Bir de üzerine Türkiye’ye düşük iletişim profilline sahip David Satterfield’ın atanması ilişkileri durağanlığa sürükledi. Biden’ın göreve gelmesi ile yeni bir ilişki zeminine geçmesi beklenen Türkiye – ABD ilişkilerinin ilk iyi niyet göstergesi olarak sayabileceğimiz olay ise şüphesiz Jeffry Flake’in aday gösterilmesi ve atanması oldu.
Jeffry Flake atanmış büyükelçi olarak Cumhurbaşkanı Recep Tayyip Erdoğan’a güven mektubu sunduğu 7 Ocak – 26 Ocak arasında ortaya karışık kebap fotoğrafı ile ilk samimi adımı attı. Sonrasında ise Türkiye’nin farklı bölgelerine eşi ile ziyaretlerde bulundu. Büyükelçi olarak resmen göreve başladığı gün yaptığı Anıtkabir ziyaretinde şeref defterine yazdığı “Ülkelerimiz arasında daha güçlü ilişkiler ve bağlar kurmak için sabırsızlanıyorum.” Mesajının altını dolduracağı izlenimini ise güçlendirdi. Büyükelçi Flake’in İstanbul’da gerçekleştirdiği ziyaretler ise daha ilk günden ses getirdi.
Özellikle İngiltere Büyükelçisi ile yemek polemiği sürerken Ekrem İmamoğlu şahsında İstanbul Büyükşehir Belediyesi’ne yaptığı ilk kamu kurumu ziyareti hemen iktidar sosyal medya aygıtı tarafından malzeme edilmeye çalışıldı. Halbuki sıradan ve İstanbul Valisini ziyareti ne kadar doğal ise o kadar doğal bir ziyaret. Bugün Koç Holdinge giderek holdingin şeref başkanı Rahmi Koç’u ziyareti ve paylaşılan fotoğrafta holding CEO’sunun olup Ömer Koç ve Ali Koç’un olmaması ise aslında dikkat çekici.
ABD’nin yeni atanacak İstanbul başkonsolosunun da yüksek iletişim stratejisini seçmesi ise çok olası. Özellikle Trump döneminde Türk iş dünyasına uygulanan manasız yaptırımlar ile zaman zaman yaşanan sorunların önüne diyalog ile geçileceği beklentisi yüksek.

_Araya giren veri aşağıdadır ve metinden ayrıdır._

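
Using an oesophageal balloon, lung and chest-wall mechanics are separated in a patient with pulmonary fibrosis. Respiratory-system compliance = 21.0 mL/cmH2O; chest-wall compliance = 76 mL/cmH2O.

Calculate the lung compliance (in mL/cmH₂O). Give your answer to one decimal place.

1/CL = 1/Crs − 1/Ccw.
1/CL = 1/21.0 − 1/76 = 0.03446.
CL = 29.019 mL/cmH2O.

29.0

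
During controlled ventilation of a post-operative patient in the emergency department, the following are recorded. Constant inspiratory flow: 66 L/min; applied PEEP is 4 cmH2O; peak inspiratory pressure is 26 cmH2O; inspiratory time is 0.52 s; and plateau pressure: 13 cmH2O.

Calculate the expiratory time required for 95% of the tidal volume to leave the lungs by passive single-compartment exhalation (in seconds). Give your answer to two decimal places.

2.25

Flow: 66 L/min ÷ 60 = 1.1 L/s.
Vt = flow × Ti = 1.1 L/s × 0.52 s × 1000 mL/L = 572.0 mL.
R = (PIP − Pplat)/V̇ = (26 − 13) / 1.1 = 13.0/1.1 = 11.818 cmH2O·s/L.
C = Vt/(Pplat − PEEP) = 572.0 / (13 − 4) = 572.0/9.0 = 63.556 mL/cmH2O.
τ = R × C = 11.818 × 0.06356 L/cmH2O = 0.7512 s.
t = −τ·ln(1 − 0.95) = −0.7512·ln(0.05) = 2.25 s.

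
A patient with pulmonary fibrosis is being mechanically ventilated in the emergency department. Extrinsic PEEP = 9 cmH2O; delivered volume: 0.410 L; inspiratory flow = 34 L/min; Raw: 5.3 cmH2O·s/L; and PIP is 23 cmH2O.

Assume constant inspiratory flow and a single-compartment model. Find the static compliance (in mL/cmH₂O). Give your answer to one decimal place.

37.3

Flow: 34 L/min ÷ 60 = 0.5667 L/s.
Equation of motion (constant flow): PIP = Vt/C + R·V̇ + PEEP.
Vt/C = PIP − R·V̇ − PEEP = 23 − 5.3×0.5667 − 9 = 23 − 3.004 − 9 = 10.996 cmH2O.
C = Vt / 10.996 = 410 / 10.996 = 37.286 mL/cmH2O.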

Türkiye ile gerçekten eşit stratejik ortaklık temelinin sağlamlaşması ise bu dönem çok önemli. Samimi iletişim kanalları her zaman açık olduğu sürece işin doğasında olan olası krizlerin ise aşılmasının önünde bir engel yok. Yeter ki Türkiye bir süredir hissedemediği eşit ortak ve müttefik sıcaklığını hissetsin. Özellikle ABD’nin bir süredir bölgeyi terk ettiği Rusya ve Çin’e karşı politikalarını güncellediği dönemde bu çok önemli.
Türkiye’nin NATO ülkesi olarak değeri artık paha biçilemez.